Figure 4.. RNAi-mediated knockdown of the H. contortus gene nas-33 causes molting defects.
A. Knockdown of nas-33 in H. contortus first-stage larvae in an RNAi feeding assay resulted in a molting defect in which the old cuticle remained partly attached to the second-stage larva after the molt (Huang et al., 2021). B-D. Enlarged images of the indicated regions in A; sites where the old cuticle remained attached to the second-stage larva are indicated with white arrows (Huang et al., 2021). Images are reprinted from Huang et al., 2021 (Huang et al., 2021).
Figure 5.
Figure 5.. Metalloprotease inhibitors prevent skin penetration by S. stercoralis iL3s.
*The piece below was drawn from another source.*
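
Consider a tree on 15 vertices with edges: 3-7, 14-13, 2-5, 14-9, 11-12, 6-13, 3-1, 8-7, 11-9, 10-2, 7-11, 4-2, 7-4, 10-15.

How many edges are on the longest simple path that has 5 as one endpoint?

A farthest node from 5 is 6.
The path 5 – 2 – 4 – 7 – 11 – 9 – 14 – 13 – 6 has 8 edges.

8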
A. Incubation of ES products from S. stercoralis iL3s with metalloprotease inhibitors blocks their proteolytic activity, suggesting that protein degradation by iL3s requires metalloproteases. ES products isolated from S. stercoralis iL3s were incubated with either metalloprotease inhibitors (2.5 mM 1,10-phenanthroline; 10 mM HONHCOCH (CH2CH2CH Me2) CO-Ala-Gly-NH2; or 1 mM HO2C-CH2-Phe-Leu), serine protease inhibitors (5 mM PMSF, 100 μg/mL Aprotinin, or 100 μg/mL α-1-proteinase inhibitor), a cysteine protease inhibitor (5 mM NEM), or an aspartic protease inhibitor (50 μg/mL pepstatin). The ES products were then exposed to the substrate azocoll, and the % inhibition of azocoll degradation was determined. Only exposure to metalloprotease inhibitors blocked azocoll degradation. B. Incubation of S. stercoralis iL3s with metalloprotease inhibitors blocks skin penetration in an ex vivo skin penetration assay. iL3s incubated with either metalloprotease inhibitors (2 mM 1,10-phenanthroline; 2 mM HONHCOCH (CH2CH2CH Me2) CO-Ala-Gly-NH2; or 2 mM HO2C-CH2-Phe-Leu) or a serine protease inhibitor (2 mM PMSF) were placed on rat skin, and the % inhibition of skin penetration was determined based on the number of iL3s that penetrated the skin. Only exposure to the metalloprotease inhibitors blocked skin penetration. For A-B, percent inhibition was calculated for each chemical relative to the vehicle control. Data are replotted with permission from McKerrow et al., 1990 (McKerrow et al., 1990).